Hillary Clinton: A Portrait of Power and Corruption

Hillary Clinton: A Portrait of Power and Corruption

Hillary inching ever closer to the power she has sought relentlessly.

Beyond Mr. Alinsky, the treatise yields insights about its author. Gaining power, Ms. Rodham asserted, was at the core of effective activism. It “is the very essence of life, the dynamo of life,” she wrote, quoting Mr. Alinsky.

Ms. Rodham endorsed Mr. Alinsky’s central critique of government antipoverty programs — that they tended to be too top-down and removed from the wishes of individuals.

But the student leader split with Mr. Alinsky over a central point. He vowed to “rub raw the sores of discontent” and compel action through agitation. This, she believed, ran counter to the notion of change within the system.

Nearly half a century after these youthful aspirations, Hillary Clinton appears to have nearly come full circle. No longer is she simply the academic activist adorned with thick-framed spectacles hoping to change the establishment from within.

At this point, Hillary Clinton is, indeed, the establishment. She is one of the many faces of American power for many at home and abroad. But will she become the ultimate face of American power? Will Hillary Clinton become the first woman to have her portrait rendered as President of the United States?

Well, before that question is answered, Americans should be asking more questions not only about Hillary Clinton but about the very the nature of state power itself.

Power Corrupts

Do Hillary Clinton’s “noble” ends justify her choice of means, her ambitions for state power?
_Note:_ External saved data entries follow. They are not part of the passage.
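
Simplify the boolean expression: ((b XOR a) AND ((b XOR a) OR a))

By absorption (E AND (E OR v) = E):
= (b XOR a)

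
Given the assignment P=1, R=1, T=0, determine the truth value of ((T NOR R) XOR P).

Substituting: ((0 NOR 1) XOR 1)
= 1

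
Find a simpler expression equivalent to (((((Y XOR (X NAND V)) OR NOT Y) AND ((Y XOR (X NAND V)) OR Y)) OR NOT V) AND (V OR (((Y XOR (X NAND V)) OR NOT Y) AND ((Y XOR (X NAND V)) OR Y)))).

By distribution ((E OR v) AND (E OR NOT v) = E) then distribution ((E OR v) AND (E OR NOT v) = E):
= (Y XOR (X NAND V))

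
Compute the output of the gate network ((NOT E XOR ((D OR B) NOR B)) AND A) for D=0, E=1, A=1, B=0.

Substituting: ((NOT 1 XOR ((0 OR 0) NOR 0)) AND 1)
= 1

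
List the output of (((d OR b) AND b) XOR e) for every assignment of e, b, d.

e | b | d | Output
------------------
0 | 0 | 0 | 0
0 | 0 | 1 | 0
0 | 1 | 0 | 1
0 | 1 | 1 | 1
1 | 0 | 0 | 1
1 | 0 | 1 | 1
1 | 1 | 0 | 0
1 | 1 | 1 | 0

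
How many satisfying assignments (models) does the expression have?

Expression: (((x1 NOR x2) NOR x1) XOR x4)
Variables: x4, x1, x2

Satisfying assignments: (0,0,1), (1,0,0), (1,1,0), (1,1,1)
Count: 4 out of 8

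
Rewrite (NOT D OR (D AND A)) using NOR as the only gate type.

(((D NOR D) NOR ((D NOR D) NOR (A NOR A))) NOR ((D NOR D) NOR ((D NOR D) NOR (A NOR A))))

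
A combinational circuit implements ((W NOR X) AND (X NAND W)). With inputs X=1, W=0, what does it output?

Substituting: ((0 NOR 1) AND (1 NAND 0))
= 0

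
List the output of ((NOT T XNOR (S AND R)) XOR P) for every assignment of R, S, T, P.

R | S | T | P | Output
----------------------
0 | 0 | 0 | 0 | 0
0 | 0 | 0 | 1 | 1
0 | 0 | 1 | 0 | 1
0 | 0 | 1 | 1 | 0
0 | 1 | 0 | 0 | 0
0 | 1 | 0 | 1 | 1
0 | 1 | 1 | 0 | 1
0 | 1 | 1 | 1 | 0
1 | 0 | 0 | 0 | 0
1 | 0 | 0 | 1 | 1
1 | 0 | 1 | 0 | 1
1 | 0 | 1 | 1 | 0
1 | 1 | 0 | 0 | 1
1 | 1 | 0 | 1 | 0
1 | 1 | 1 | 0 | 0
1 | 1 | 1 | 1 | 1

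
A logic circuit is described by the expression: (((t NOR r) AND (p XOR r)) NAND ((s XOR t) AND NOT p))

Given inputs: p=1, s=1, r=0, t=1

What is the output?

Substituting: (((1 NOR 0) AND (1 XOR 0)) NAND ((1 XOR 1) AND NOT 1))
= 1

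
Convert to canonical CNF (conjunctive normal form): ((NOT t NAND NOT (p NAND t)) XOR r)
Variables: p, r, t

(p OR NOT r OR t) AND (p OR NOT r OR NOT t) AND (NOT p OR NOT r OR t) AND (NOT p OR NOT r OR NOT t)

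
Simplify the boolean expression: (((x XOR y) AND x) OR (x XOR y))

By absorption (E OR (E AND v) = E):
= (x XOR y)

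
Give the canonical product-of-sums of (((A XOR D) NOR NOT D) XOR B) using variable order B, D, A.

ΠM(0, 1, 2, 7) = (B OR D OR A) AND (B OR D OR NOT A) AND (B OR NOT D OR A) AND (NOT B OR NOT D OR NOT A)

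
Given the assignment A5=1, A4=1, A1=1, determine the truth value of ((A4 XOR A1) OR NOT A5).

Substituting: ((1 XOR 1) OR NOT 1)
= 0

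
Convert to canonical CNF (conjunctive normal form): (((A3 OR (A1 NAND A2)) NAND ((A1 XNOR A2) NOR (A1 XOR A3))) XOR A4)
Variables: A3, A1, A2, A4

(A3 OR A1 OR A2 OR NOT A4) AND (A3 OR A1 OR NOT A2 OR A4) AND (A3 OR NOT A1 OR A2 OR NOT A4) AND (A3 OR NOT A1 OR NOT A2 OR NOT A4) AND (NOT A3 OR A1 OR A2 OR NOT A4) AND (NOT A3 OR A1 OR NOT A2 OR NOT A4) AND (NOT A3 OR NOT A1 OR A2 OR A4) AND (NOT A3 OR NOT A1 OR NOT A2 OR NOT A4)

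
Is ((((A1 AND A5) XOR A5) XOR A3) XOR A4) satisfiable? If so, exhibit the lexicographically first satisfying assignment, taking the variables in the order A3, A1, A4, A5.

A3=0, A1=0, A4=0, A5=1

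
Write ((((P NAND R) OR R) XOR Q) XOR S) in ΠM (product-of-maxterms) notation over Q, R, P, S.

ΠM(1, 3, 5, 7, 8, 10, 12, 14) = (Q OR R OR P OR NOT S) AND (Q OR R OR NOT P OR NOT S) AND (Q OR NOT R OR P OR NOT S) AND (Q OR NOT R OR NOT P OR NOT S) AND (NOT Q OR R OR P OR S) AND (NOT Q OR R OR NOT P OR S) AND (NOT Q OR NOT R OR P OR S) AND (NOT Q OR NOT R OR NOT P OR S)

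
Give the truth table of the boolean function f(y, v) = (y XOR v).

y | v | Output
--------------
0 | 0 | 0
0 | 1 | 1
1 | 0 | 1
1 | 1 | 0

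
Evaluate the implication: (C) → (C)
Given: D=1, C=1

Antecedent (C) = 1; consequent (C) = 1.
1 → 1 = 1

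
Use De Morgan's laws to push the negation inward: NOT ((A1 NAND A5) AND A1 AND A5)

NOT (A1 NAND A5) OR NOT A1 OR NOT A5
De Morgan's: NOT(AND of terms) = OR of negations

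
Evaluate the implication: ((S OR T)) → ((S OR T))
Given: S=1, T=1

Antecedent ((S OR T)) = 1; consequent ((S OR T)) = 1.
1 → 1 = 1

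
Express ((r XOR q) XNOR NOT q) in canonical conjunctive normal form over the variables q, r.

(q OR r) AND (NOT q OR r)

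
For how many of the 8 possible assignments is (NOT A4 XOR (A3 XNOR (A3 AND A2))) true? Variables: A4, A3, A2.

Satisfying assignments: (0,1,0), (1,0,0), (1,0,1), (1,1,1)
Count: 4 out of 8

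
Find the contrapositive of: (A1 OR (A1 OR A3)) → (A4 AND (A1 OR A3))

Contrapositive: NOT (A4 AND (A1 OR A3)) → NOT (A1 OR (A1 OR A3))
Note: A statement and its contrapositive are logically equivalent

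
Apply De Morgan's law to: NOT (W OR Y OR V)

NOT W AND NOT Y AND NOT V
De Morgan's: NOT(OR of terms) = AND of negations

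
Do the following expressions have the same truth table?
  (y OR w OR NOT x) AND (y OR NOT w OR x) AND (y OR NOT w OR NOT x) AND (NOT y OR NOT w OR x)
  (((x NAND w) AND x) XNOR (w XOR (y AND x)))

Yes, they are equivalent — the two output columns agree on all 8 assignments:
y | w | x | Expression 1 | Expression 2
---------------------------------------
0 | 0 | 0 | 1 | 1
0 | 0 | 1 | 0 | 0
0 | 1 | 0 | 0 | 0
0 | 1 | 1 | 0 | 0
1 | 0 | 0 | 1 | 1
1 | 0 | 1 | 1 | 1
1 | 1 | 0 | 0 | 0
1 | 1 | 1 | 1 | 1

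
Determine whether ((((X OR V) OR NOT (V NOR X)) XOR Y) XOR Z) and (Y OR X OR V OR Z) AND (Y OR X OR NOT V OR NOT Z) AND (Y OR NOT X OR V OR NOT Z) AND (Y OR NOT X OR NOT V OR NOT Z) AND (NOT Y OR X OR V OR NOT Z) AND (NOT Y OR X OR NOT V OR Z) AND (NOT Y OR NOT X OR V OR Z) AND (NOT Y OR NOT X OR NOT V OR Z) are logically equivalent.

Yes, they are equivalent — the two output columns agree on all 16 assignments:
Y | X | V | Z | Expression 1 | Expression 2
-------------------------------------------
0 | 0 | 0 | 0 | 0 | 0
0 | 0 | 0 | 1 | 1 | 1
0 | 0 | 1 | 0 | 1 | 1
0 | 0 | 1 | 1 | 0 | 0
0 | 1 | 0 | 0 | 1 | 1
0 | 1 | 0 | 1 | 0 | 0
0 | 1 | 1 | 0 | 1 | 1
0 | 1 | 1 | 1 | 0 | 0
1 | 0 | 0 | 0 | 1 | 1
1 | 0 | 0 | 1 | 0 | 0
1 | 0 | 1 | 0 | 0 | 0
1 | 0 | 1 | 1 | 1 | 1
1 | 1 | 0 | 0 | 0 | 0
1 | 1 | 0 | 1 | 1 | 1
1 | 1 | 1 | 0 | 0 | 0
1 | 1 | 1 | 1 | 1 | 1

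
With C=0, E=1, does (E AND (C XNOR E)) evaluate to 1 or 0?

Substituting: (1 AND (0 XNOR 1))
= 0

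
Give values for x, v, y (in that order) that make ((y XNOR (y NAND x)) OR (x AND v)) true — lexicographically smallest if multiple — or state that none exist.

x=0, v=0, y=1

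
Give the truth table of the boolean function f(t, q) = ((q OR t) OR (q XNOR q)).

t | q | Output
--------------
0 | 0 | 1
0 | 1 | 1
1 | 0 | 1
1 | 1 | 1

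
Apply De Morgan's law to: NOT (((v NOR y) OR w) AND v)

NOT ((v NOR y) OR w) OR NOT v
De Morgan's: NOT(AND of terms) = OR of negations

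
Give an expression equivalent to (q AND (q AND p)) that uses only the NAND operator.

((q NAND ((q NAND p) NAND (q NAND p))) NAND (q NAND ((q NAND p) NAND (q NAND p))))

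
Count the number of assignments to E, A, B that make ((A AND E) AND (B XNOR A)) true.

Satisfying assignments: (1,1,1)
Count: 1 out of 8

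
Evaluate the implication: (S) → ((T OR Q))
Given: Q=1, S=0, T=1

Antecedent (S) = 0; consequent ((T OR Q)) = 1.
0 → 1 = 1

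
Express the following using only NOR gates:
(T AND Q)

((T NOR T) NOR (Q NOR Q))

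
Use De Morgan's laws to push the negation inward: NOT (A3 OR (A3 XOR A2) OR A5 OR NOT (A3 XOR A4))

NOT A3 AND NOT (A3 XOR A2) AND NOT A5 AND (A3 XOR A4)
De Morgan's: NOT(OR of terms) = AND of negations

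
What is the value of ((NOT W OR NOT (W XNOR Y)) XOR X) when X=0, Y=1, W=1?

Substituting: ((NOT 1 OR NOT (1 XNOR 1)) XOR 0)
= 0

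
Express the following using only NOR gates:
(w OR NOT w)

((w NOR (w NOR w)) NOR (w NOR (w NOR w)))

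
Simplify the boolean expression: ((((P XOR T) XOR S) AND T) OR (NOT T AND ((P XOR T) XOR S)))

By distribution ((E AND v) OR (E AND NOT v) = E):
= ((P XOR T) XOR S)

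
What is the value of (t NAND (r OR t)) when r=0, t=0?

Substituting: (0 NAND (0 OR 0))
= 1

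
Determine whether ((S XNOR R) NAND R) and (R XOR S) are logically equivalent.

No. Counterexample: with S=0, R=0, Expression 1 = 1 but Expression 2 = 0.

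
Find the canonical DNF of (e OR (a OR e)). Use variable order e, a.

(NOT e AND a) OR (e AND NOT a) OR (e AND a)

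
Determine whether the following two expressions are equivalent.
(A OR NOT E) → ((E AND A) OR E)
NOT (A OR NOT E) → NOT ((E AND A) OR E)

No, Inverse is not equivalent to original (counterexample: D=0, E=0, A=0)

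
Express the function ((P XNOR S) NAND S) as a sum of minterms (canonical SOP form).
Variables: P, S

Σm(0, 1, 2) = (NOT P AND NOT S) OR (NOT P AND S) OR (P AND NOT S)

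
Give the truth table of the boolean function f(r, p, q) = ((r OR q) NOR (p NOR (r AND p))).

r | p | q | Output
------------------
0 | 0 | 0 | 0
0 | 0 | 1 | 0
0 | 1 | 0 | 1
0 | 1 | 1 | 0
1 | 0 | 0 | 0
1 | 0 | 1 | 0
1 | 1 | 0 | 0
1 | 1 | 1 | 0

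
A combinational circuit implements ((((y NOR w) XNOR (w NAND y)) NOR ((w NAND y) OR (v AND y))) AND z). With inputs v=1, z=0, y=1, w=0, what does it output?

Substituting: ((((1 NOR 0) XNOR (0 NAND 1)) NOR ((0 NAND 1) OR (1 AND 1))) AND 0)
= 0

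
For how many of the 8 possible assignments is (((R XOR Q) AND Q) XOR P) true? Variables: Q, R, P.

Satisfying assignments: (0,0,1), (0,1,1), (1,0,0), (1,1,1)
Count: 4 out of 8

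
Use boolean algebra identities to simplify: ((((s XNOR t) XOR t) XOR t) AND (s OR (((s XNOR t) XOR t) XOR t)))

By absorption (E AND (E OR v) = E) then XOR self-cancellation ((E XOR v) XOR v = E):
= (s XNOR t)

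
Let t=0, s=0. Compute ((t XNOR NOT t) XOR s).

Substituting: ((0 XNOR NOT 0) XOR 0)
= 0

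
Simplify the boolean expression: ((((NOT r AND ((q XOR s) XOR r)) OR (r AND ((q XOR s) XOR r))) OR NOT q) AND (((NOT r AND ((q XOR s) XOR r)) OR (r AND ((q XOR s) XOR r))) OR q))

By distribution ((E OR v) AND (E OR NOT v) = E) then distribution ((E AND v) OR (E AND NOT v) = E):
= ((q XOR s) XOR r)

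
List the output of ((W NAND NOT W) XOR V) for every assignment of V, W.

V | W | Output
--------------
0 | 0 | 1
0 | 1 | 1
1 | 0 | 0
1 | 1 | 0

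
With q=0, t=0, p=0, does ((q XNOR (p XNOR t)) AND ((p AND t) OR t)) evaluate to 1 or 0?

Substituting: ((0 XNOR (0 XNOR 0)) AND ((0 AND 0) OR 0))
= 0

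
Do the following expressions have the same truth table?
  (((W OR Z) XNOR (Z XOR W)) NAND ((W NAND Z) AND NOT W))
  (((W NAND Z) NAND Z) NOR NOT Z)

No. Counterexample: with W=0, Z=1, Expression 1 = 0 but Expression 2 = 1.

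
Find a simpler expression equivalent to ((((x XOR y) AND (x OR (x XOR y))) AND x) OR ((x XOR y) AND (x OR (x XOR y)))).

By absorption (E OR (E AND v) = E) then absorption (E AND (E OR v) = E):
= (x XOR y)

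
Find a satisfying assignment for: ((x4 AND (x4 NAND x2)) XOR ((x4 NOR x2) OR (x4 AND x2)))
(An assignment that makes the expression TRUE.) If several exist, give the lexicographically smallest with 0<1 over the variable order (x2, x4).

x2=0, x4=0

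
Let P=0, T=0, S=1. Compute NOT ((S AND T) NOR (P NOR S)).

Substituting: NOT ((1 AND 0) NOR (0 NOR 1))
= 0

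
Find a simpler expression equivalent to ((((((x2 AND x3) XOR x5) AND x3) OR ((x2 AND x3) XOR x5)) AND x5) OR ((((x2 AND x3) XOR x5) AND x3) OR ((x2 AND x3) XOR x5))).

By absorption (E OR (E AND v) = E) then absorption (E OR (E AND v) = E):
= ((x2 AND x3) XOR x5)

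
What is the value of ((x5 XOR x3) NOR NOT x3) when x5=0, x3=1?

Substituting: ((0 XOR 1) NOR NOT 1)
= 0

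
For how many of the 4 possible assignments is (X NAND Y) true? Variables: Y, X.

Satisfying assignments: (0,0), (0,1), (1,0)
Count: 3 out of 4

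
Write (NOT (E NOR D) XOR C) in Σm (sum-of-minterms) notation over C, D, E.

Σm(1, 2, 3, 4) = (NOT C AND NOT D AND E) OR (NOT C AND D AND NOT E) OR (NOT C AND D AND E) OR (C AND NOT D AND NOT E)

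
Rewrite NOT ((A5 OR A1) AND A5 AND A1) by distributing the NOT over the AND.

NOT (A5 OR A1) OR NOT A5 OR NOT A1
De Morgan's: NOT(AND of terms) = OR of negations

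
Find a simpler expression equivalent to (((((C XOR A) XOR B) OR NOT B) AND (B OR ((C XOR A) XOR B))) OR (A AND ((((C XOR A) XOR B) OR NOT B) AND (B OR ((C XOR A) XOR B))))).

By absorption (E OR (E AND v) = E) then distribution ((E OR v) AND (E OR NOT v) = E):
= ((C XOR A) XOR B)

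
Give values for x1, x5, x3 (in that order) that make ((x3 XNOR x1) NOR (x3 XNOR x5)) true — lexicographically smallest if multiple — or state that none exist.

x1=0, x5=0, x3=1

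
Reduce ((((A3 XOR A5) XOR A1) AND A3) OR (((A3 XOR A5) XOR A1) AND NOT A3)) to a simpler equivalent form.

By distribution ((E AND v) OR (E AND NOT v) = E):
= ((A3 XOR A5) XOR A1)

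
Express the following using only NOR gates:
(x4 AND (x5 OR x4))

((x4 NOR x4) NOR (((x5 NOR x4) NOR (x5 NOR x4)) NOR ((x5 NOR x4) NOR (x5 NOR x4))))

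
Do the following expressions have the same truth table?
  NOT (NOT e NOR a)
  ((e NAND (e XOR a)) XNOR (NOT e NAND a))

No. Counterexample: with a=1, e=0, Expression 1 = 1 but Expression 2 = 0.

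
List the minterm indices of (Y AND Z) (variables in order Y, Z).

Σm(3) = (Y AND Z)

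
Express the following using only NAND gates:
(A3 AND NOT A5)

((A3 NAND (A5 NAND A5)) NAND (A3 NAND (A5 NAND A5)))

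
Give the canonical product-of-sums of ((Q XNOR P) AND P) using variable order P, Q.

ΠM(0, 1, 2) = (P OR Q) AND (P OR NOT Q) AND (NOT P OR Q)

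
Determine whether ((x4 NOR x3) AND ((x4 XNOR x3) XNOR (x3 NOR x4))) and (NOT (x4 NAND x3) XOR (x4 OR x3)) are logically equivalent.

No. Counterexample: with x3=0, x4=0, Expression 1 = 1 but Expression 2 = 0.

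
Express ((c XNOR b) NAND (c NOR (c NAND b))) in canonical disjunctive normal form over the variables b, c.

(NOT b AND NOT c) OR (NOT b AND c) OR (b AND NOT c) OR (b AND c)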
In my opinion, the answer is a firm “no,” but I do not say this as something unique to Hillary Clinton. She comes from a long line of murderers and thieves dressed up in high ideals – the type of person Isabel Paterson once called the “humanitarian with the guillotine,” – those who, as Paterson wrote, cause great harm as “the result of their deliberate actions, long persevered in, which they hold to be motivated by high ideals toward virtuous ends.” In step, Hillary is quick to downplay her mistakes and the “collateral damage” left in her wake in the name of her “virtuous ends.”

One may realize the promise of power is one of the oldest temptations known to man, leading to mistake after bloody mistake. Just think of all the “humanitarian” foreign policy adventures to Hillary’s name, carried out with weapons much more powerful than any guillotine – she pushed the bombing of former Yugoslavia in the 1990s, advocated strongly for the invasion of Iraq in 2003, supported the 2009 troop surge in Afghanistan (which led to the majority of American deaths in the Afghan war), orchestrated the 2009 coup in Honduras, supported the revolutionary overthrow of Hosni Mubarak 2011, led the policy to violently overthrow Libyan President Muammar Gaddafi in the same year only to smugly giggle at his death, and persists in her defense of the use of drone warfare that kills innocents across the globe from Yemen to Pakistan while continuing to advocate the arming of Syrian rebels as part of her on-going support for the overthrow of ISIS’s enemy, Syrian President Bashar al-Assad.

To Clinton, the ends really do justify the means. But again, this is not unique to Hillary Clinton. No, when engaged in the pursuit of political power, the politician is always certain of her truths and victories while being forever ignorant of her falsehoods and failures. She is happy to remember the parades in her honor, but it darkens her doorstep to remind her of the times when she blindly marched people to folly.

At the bottom of politics, there is a smarmy certainty, a sort of bad faith, underlying the whole hubbub. Politics relies on this faith in power – on a willingness to create a vision in one’s mind and force it upon the rest of the world with audacious violence – and accordingly the cornerstone of statecraft is drenched in sure-fire sacrifices.

Faith in state power and the corruption that follows may not be unique to Hillary Clinton – before writing Clinton Cash, author Peter Schweizer wrote another excellent book, Extortion, outlining how our dear public servants systematically use their political power to manipulate those they supposedly serve – but Hillary’s career in politics certainly provides a crash course in how such a faith corrupts.

Whether it be her support of NSA mass surveillance programs, her penchant to centrally plan the American economy through a morass of crony capitalists enabling job-killing policies, or the Clinton Foundation’s global pay-for-play scheme, Hillary has in many ways become the very establishment she used to dream of replacing. She makes the ‘69 establishment President Richard Nixon look like a domesticated pussy cat, as she escalates America’s imperial wars, facilitates arms deals for Clinton Foundation donors, and continually lies to the American public about her own record.

Break with Alinksy

When did Clinton stop agreeing with Alinsky that the government’s programs are “too top-down” and removed from the wishes of individuals on the ground? Just as Dorian Gray’s indifference for anything other than his search for beauty led him down a dark path, how many more Sibyl Vane’s must be driven into death’s arms by Hillary Clinton for her to see the cruelty that flows out of her indifference for those who oppose her pursuit and use of state power?